BEDROCK GEOLOGY OF FOUR SMALL ISLANDS IN PENOBSCOT BAY, MAINE
In August 1999, a day was spent on these islands mapping the distributions of lithologies, and collecting representative samples. The rock samples were analyzed petrographically and chemically to characterize the different lithologic units. Although granite is the dominant bedrock lithology on this group of islands, there is one large (15m wide) basaltic dike that cuts across Orono Island, and there are two outcrops of biotite-schist / amphibolite on Black Island.
The basaltic dike is a plagioclase-clinopyroxene-othopyroxene-phyric tholeiitic basalt. It is clearly related to the large Mesozoic dikes found throughout New England.

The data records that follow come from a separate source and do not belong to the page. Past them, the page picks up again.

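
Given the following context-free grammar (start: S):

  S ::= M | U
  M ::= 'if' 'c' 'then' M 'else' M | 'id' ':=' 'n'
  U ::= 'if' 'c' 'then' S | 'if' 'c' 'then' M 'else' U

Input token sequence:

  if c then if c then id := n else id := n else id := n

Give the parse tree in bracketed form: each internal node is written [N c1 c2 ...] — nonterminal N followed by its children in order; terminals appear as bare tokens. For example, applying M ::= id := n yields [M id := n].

S
M
if c then M else M
if c then if c then M else M else M
if c then if c then id := n else M else M
if c then if c then id := n else id := n else M
if c then if c then id := n else id := n else id := n

[S [M if c then [M if c then [M id := n] else [M id := n]] else [M id := n]]]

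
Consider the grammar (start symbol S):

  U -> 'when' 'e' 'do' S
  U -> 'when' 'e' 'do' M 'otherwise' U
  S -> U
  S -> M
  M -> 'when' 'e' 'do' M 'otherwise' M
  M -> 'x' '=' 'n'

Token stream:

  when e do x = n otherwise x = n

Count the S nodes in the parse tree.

[S [M when e do [M x = n] otherwise [M x = n]]]

1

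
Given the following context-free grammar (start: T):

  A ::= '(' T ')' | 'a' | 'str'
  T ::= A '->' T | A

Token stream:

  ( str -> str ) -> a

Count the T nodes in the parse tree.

4

[T [A ( [T [A str] -> [T [A str]]] )] -> [T [A a]]]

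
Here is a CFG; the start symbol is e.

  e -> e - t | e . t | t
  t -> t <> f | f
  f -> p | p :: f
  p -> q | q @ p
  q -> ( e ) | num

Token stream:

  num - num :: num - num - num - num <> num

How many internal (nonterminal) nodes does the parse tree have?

[e [e [e [e [e [t [f [p [q num]]]]] - [t [f [p [q num]] :: [f [p [q num]]]]]] - [t [f [p [q num]]]]] - [t [f [p [q num]]]]] - [t [t [f [p [q num]]]] <> [f [p [q num]]]]]

32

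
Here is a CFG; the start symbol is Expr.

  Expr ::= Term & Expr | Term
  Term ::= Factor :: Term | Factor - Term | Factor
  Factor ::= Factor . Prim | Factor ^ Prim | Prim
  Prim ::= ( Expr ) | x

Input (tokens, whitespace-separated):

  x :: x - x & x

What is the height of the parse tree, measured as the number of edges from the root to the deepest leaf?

[Expr [Term [Factor [Prim x]] :: [Term [Factor [Prim x]] - [Term [Factor [Prim x]]]]] & [Expr [Term [Factor [Prim x]]]]]

6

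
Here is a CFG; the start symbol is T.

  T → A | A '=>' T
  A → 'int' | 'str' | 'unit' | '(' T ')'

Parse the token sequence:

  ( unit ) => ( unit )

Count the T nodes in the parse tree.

4

[T [A ( [T [A unit]] )] => [T [A ( [T [A unit]] )]]]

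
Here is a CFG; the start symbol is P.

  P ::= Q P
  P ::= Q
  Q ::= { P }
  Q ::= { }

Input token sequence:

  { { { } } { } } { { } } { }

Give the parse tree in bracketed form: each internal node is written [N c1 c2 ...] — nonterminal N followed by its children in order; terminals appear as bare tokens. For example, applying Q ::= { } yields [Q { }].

[P [Q { [P [Q { [P [Q { }]] }] [P [Q { }]]] }] [P [Q { [P [Q { }]] }] [P [Q { }]]]]

P
Q P
{ P } P
{ Q P } P
{ { P } P } P
{ { Q } P } P
{ { { } } P } P
{ { { } } Q } P
{ { { } } { } } P
{ { { } } { } } Q P
{ { { } } { } } { P } P
{ { { } } { } } { Q } P
{ { { } } { } } { { } } P
{ { { } } { } } { { } } Q
{ { { } } { } } { { } } { }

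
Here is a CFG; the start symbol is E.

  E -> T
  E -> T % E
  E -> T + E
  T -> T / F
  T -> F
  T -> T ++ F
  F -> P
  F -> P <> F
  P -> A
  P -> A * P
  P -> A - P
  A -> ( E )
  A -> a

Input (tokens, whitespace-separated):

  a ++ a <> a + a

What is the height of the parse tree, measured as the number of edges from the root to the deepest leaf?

6

[E [T [T [F [P [A a]]]] ++ [F [P [A a]] <> [F [P [A a]]]]] + [E [T [F [P [A a]]]]]]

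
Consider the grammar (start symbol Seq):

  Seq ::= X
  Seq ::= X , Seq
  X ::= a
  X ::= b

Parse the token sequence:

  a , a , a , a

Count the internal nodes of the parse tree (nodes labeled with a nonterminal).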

Although these four islands had been previously mapped as being underlain by the Swan's Island pluton, the petrography, mineral chemistry, and whole-rock chemistry of the granite samples indicate that two distinct granitic plutons exist in the area. One pluton is a medium-grained, equigranular biotite granite, and the other is a coarse-grained, porphyritic biotite-hornblende granite. Similar granites found on Swan's Island immediately to the south were determined to be of distinctly different ages (Carlson and Bailey, unpub. data): the porphyritic granite yielded a U/Pb zircon age of 370 Ma (+5 Ma), while the medium-grained granite yielded an age of 424 Ma (+2 Ma). Although the boundary between these two plutons is not distinct in the field, it cuts through the western side of Black Island.